Pevsner: 1875 by Giles and Gough. Brick; Early Tudor style, with a central gatehouse, the hall of eight bays to the l., a shorter wing to the r. Behind a big building a la William and Mary. This houses the Library. It is by the then County Education Committee Architect, G.G.Lowbridge, and dates from 1930.

Comment: This style of architecture was almost a standard for new school buildings of this period. (see Malcolm Seabourne and Roy Lowe, The English School: its Architecture and Organsiation, Vol.II, 1870-1970, Routledge & Kegan Paul, 1977, which mentions the laboratories of this school at p. 49). Wolverhampton has another (and some might think, better) version at the Royal School.

Mander says that there was a competition for the design of the school, which was moving to a brand new site from its old site in John's Lane.  Four architects were invited to compete and Giles and Gough, of London, were the winners.  The foundation stone was laid on 10th April 1874; and the inauguration ceremony was held on 15th October 1875.  The contractor was Henry Lovatt, an old boy of the school.

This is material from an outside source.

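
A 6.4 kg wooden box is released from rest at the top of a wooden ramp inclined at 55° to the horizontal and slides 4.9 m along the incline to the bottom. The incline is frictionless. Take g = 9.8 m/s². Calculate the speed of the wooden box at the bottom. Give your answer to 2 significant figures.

The weight component along the incline is mg sin 55° = 51.377 N and the normal force is N = mg cos 55° = 35.975 N.
With no friction, a = g sin 55° = 8.0277 m/s².
Starting from rest over a distance of 4.9 m, v² = 2aL = 2 × 8.0277 × 4.9 = 78.6715, so v = 8.8697 m/s.

8.9 m/s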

Mander says that the majority of the governors were "plain business men" but their chairman, Rupert Kettle (a barrister and later a judge and later Sir Rupert) "preferred a building with more architectural display" and "whatever artistic merit the present school buildings possess is undoubtedly due to his incentive".  Mander seems to think that the problem was that the "year 1874 fell in an unhappy period for architectural taste and it may be regretted that something more sightly had not been procured by the very ample outlay.  While the exterior can probably be viewed without any great feeling of repulsion, the inside certainly lacks any charm.  It would be difficult to imagine a more terrible piece of designing than that shown in ... the Big School - a combination of solid ugliness in pitch pine, metal and stone".  Apparently the buttresses, the heightening of the tower and the use of stone mullions instead of woodwork for the windows, are attributable to the intervention of Kettle; and "in more than one instance better materials were substituted, at the builder's cost, for those named in the specification".  Kettle was an old boy of the school and a life long friend of another old boy, George Wallis, one of the great Victorian art gurus.  Kettle probably reckoned that he was a good judge of art and architecture.